Dès le 9 juin, lorsque le tribunal des Prud'hommes de Paris a statué en sa faveur, l'infirmière sophrologue a été réintégrée parmi les soignants de l'Institut Curie. Cette décision obligeait également l'Institut Curie à lui payer des arriérés de salaires. L'établissement de santé a fait appel pour suspendre cette réintégration le plus rapidement possible, comme elle en a la possibilité. Sa demande a finalement été rejetée jeudi. Contacté par franceinfo, l'Institut Curie ne souhaite pas communiquer à ce stade. L'avocat de l'infirmière a pour sa part parlé sur Twitter d'un jugement "historique".

4 Pourquoi la justice a-t-elle rendu une décision en faveur de la soignante ?

La cour d'appel de Paris considère dans son ordonnance que "l'existence d'un moyen sérieux d'annulation ou de réformation" de la réintégration de la soignante "n'est pas établie". En outre, elle condamne la Fondation Institut Curie à verser à l'infirmière sophrologue 1 500 euros pour frais de justice. "Il est scandaleux de la suspendre, elle comme les autres soignants non vaccinés, alors qu'il suffit de reclasser ces personnes pour respecter le droit du travail", réagit auprès de franceinfo Tarek Koraitem.

Néanmoins, il s'agit d'une décision sur la forme, et non sur le fond. La cour d'appel de Paris devra donc statuer dans les prochains mois sur les conditions de sa suspension. La date exacte n'est pas encore fixée.

5 Cette décision peut-elle servir à d'autres soignants suspendus ?

Oui, selon l'avocat de l'infirmière sophrologue. "Cette ordonnance inédite pourra servir tous les employés du secteur privé dans la même situation. Cette victoire est au service des milliers de soignants suspendus dans cette situation", commente Tarek Koraitem sur Twitter.

"Je considère que n'importe quel infirmier d'un établissement privé de France peut se prévaloir de cette décision pour contester sa suspension, au moins jusqu'à ce que la décision de la cour d'appel de Paris soit rendue sur le fond", détaille l'avocat à franceinfo.

6 Quelle est la position de la France à ce sujet ?

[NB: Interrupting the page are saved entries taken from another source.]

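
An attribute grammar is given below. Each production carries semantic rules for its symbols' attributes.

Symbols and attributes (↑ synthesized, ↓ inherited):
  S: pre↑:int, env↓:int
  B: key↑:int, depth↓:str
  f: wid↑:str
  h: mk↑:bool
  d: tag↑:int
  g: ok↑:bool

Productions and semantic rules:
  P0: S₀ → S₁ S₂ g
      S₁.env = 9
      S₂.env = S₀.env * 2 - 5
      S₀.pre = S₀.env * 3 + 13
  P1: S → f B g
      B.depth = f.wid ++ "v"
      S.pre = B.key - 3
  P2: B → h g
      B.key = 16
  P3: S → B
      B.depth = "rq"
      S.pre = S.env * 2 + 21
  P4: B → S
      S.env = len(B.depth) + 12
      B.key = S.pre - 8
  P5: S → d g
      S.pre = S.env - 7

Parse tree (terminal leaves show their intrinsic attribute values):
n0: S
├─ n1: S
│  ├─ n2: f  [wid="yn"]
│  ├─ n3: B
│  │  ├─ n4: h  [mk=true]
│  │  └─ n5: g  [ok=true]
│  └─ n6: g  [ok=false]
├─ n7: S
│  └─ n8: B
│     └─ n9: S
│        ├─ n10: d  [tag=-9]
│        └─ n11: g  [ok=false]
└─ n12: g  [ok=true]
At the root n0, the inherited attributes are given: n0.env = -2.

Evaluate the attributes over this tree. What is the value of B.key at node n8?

1. n0.env = -2  [given at root]
2. n1.env = 9  [9]
3. n2.wid = "yn"  [terminal]
4. n3.depth = "ynv"  [f.wid ++ "v"]
5. n4.mk = true  [terminal]
6. n5.ok = true  [terminal]
7. n3.key = 16  [16]
8. n6.ok = false  [terminal]
9. n1.pre = 13  [B.key - 3]
10. n7.env = -9  [S₀.env * 2 - 5]
11. n8.depth = "rq"  ["rq"]
12. n9.env = 14  [len(B.depth) + 12]
13. n10.tag = -9  [terminal]
14. n11.ok = false  [terminal]
15. n9.pre = 7  [S.env - 7]
16. n8.key = -1  [S.pre - 8]
17. n7.pre = 3  [S.env * 2 + 21]
18. n12.ok = true  [terminal]
19. n0.pre = 7  [S₀.env * 3 + 13]

-1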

La question fait polémique en France depuis que l'obligation vaccinale du personnel de santé a été mise en place en septembre 2021. Les députés de La France insoumise ont présenté à l'Assemblée nationale le 24 novembre une proposition de loi pour permettre la réintégration du personnel de santé non vacciné. Mais le camp présidentiel a multiplié les amendements et empêché un vote avant la fin de la séance, qui s'est achevée dans une ambiance surchauffée. Le Rassemblement national a également déposé une proposition de loi sur le même thème.

Emmanuel Macron a estimé le 25 novembre que le retour à l'hôpital du personnel de santé non vacciné contre le Covid-19 devait être une décision "scientifiquement établie", mais "pas un choix politique". "Si les scientifiques (...) nous disent que c'est souhaitable d'un point de vue scientifique de réintégrer ces soignants, il faut que le gouvernement le fasse", a déclaré le chef de l'Etat lors d'un déplacement à Dijon.

De son côté, le ministre de la Santé, François Braun, a déclaré, le 20 novembre, attendre l'avis de la Haute Autorité de santé et du Comité consultatif d'éthique avant de se prononcer. La France est l'un des derniers pays européens à maintenir l’obligation vaccinale pour les soignants. En Italie, premier Etat de l'UE à obliger le personnel soignant des secteurs public et privé à se faire vacciner contre le Covid-19, médecins et infirmières suspendus ont pu reprendre le travail le 1er novembre.